If, in fact, I must confess a prejudice, it is one in favor of the beat reporter, who operates on grit, determination, string-saving, sourcing—and distance from an editor. Coverage of a beat, whether geographical or subject, is only as good as the reporter and his initiative. The beat reporter cannot wait for someone to decide what to cover, especially when that someone—the editor—is sitting inside a newsroom.
If I were to confess to another prejudice, it would be one in favor of the reporter who cut his professional teeth doing everything under the sun on a small newspaper. That is because reporting, like anything else, is a learned process, and if you blow a story on a big paper, you’re probably going to be benched or sidetracked or not thrown back into the fray for a while. Whereas, if you blow a story on a small paper, chances are you’re all they’ve got, and they don’t have the luxury of benching you. And if you’re a reporter on a paper of, say, less than 20,000 circulation, during the run of a year you’re probably going to cover every conceivable type of story—trials and floods and politics and crime and breaking news and nonbreaking news and features.
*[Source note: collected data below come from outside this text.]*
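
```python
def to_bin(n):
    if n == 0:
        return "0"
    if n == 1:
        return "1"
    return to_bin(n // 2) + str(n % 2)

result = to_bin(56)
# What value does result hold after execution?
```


to_bin(56)
= to_bin(28) + "0"
= to_bin(14) + "0" + "0"
= to_bin(7) + "0" + "0" + "0"
= to_bin(3) + "1" + "0" + "0" + "0"
= to_bin(1) + "1" + "1" + "0" + "0" + "0"
= "1" + "1" + "1" + "0" + "0" + "0"
= "111000"


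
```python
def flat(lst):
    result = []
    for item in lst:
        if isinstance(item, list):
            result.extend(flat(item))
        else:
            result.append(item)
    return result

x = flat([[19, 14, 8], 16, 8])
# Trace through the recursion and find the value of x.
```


flat([[19, 14, 8], 16, 8])
Processing each element:
  [19, 14, 8] is a list -> flat recursively -> [19, 14, 8]
  16 is not a list -> append 16
  8 is not a list -> append 8
= [19, 14, 8, 16, 8]


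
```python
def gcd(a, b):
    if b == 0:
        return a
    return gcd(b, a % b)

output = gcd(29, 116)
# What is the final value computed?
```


gcd(29, 116)
= gcd(116, 29 % 116) = gcd(116, 29)
= gcd(29, 116 % 29) = gcd(29, 0)
b == 0, return a = 29


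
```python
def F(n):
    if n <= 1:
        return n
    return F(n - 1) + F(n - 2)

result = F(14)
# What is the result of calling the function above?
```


F(14)
= F(13) + F(12)
= (F(12) + F(11)) + F(12)
Computing bottom-up: F(0)=0, F(1)=1, F(2)=1, F(3)=2, F(4)=3, F(5)=5, F(6)=8, F(7)=13, F(8)=21, F(9)=34, F(10)=55, F(11)=89, F(12)=144, F(13)=233, F(14)=377
= 377


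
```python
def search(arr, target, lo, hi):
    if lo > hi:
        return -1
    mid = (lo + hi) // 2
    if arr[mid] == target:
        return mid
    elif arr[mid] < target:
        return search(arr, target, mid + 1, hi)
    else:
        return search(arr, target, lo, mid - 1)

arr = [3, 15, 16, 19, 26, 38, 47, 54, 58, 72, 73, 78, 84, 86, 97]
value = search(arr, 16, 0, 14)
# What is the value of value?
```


search(arr, 16, 0, 14)
lo=0, hi=14, mid=7, arr[mid]=54
54 > 16, search left half
lo=0, hi=6, mid=3, arr[mid]=19
19 > 16, search left half
lo=0, hi=2, mid=1, arr[mid]=15
15 < 16, search right half
lo=2, hi=2, mid=2, arr[mid]=16
arr[2] == 16, found at index 2
= 2


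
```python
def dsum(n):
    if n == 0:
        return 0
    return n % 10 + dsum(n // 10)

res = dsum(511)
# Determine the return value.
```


dsum(511)
= 1 + dsum(51)
= 1 + 1 + dsum(5)
= 1 + 1 + 5 + dsum(0)
= 1 + 1 + 5 + 0
= 7


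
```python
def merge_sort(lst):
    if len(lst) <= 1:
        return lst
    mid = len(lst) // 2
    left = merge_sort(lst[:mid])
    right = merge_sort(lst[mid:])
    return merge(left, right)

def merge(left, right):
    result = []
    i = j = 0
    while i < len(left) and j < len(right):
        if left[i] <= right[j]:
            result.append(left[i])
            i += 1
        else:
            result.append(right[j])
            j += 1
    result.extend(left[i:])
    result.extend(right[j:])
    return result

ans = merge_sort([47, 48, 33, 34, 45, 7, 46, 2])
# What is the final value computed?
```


merge_sort([47, 48, 33, 34, 45, 7, 46, 2])
Split into [47, 48, 33, 34] and [45, 7, 46, 2]
Left sorted: [33, 34, 47, 48]
Right sorted: [2, 7, 45, 46]
Merge [33, 34, 47, 48] and [2, 7, 45, 46]
= [2, 7, 33, 34, 45, 46, 47, 48]


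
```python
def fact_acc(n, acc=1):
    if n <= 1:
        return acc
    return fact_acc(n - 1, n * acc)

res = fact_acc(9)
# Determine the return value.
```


fact_acc(9, 1)
= fact_acc(8, 9 * 1) = fact_acc(8, 9)
= fact_acc(7, 8 * 9) = fact_acc(7, 72)
= fact_acc(6, 7 * 72) = fact_acc(6, 504)
= fact_acc(5, 6 * 504) = fact_acc(5, 3024)
= fact_acc(4, 5 * 3024) = fact_acc(4, 15120)
= fact_acc(3, 4 * 15120) = fact_acc(3, 60480)
= fact_acc(2, 3 * 60480) = fact_acc(2, 181440)
= fact_acc(1, 2 * 181440) = fact_acc(1, 362880)
n <= 1, return acc = 362880


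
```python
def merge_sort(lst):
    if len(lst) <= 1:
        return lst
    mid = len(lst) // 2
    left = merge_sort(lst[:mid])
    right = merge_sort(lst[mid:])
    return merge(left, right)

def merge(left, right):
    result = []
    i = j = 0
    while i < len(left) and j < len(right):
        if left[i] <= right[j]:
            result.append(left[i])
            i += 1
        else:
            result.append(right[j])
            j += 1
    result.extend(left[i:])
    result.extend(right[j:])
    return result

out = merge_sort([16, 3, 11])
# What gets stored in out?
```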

By contrast, I have known reporters who started out on big papers, and while the level of professionalism around them was probably higher, they did not get that diversity of experience. They may have spent five or six or seven years in journalism and never covered a trial, or done a records search in some dusty courthouse basement. And one day someone says, “Go cover a trial” or “Pull the records on this guy,” and the seven-year veteran is coping with a whole new world than he has never coped with before, under pressure.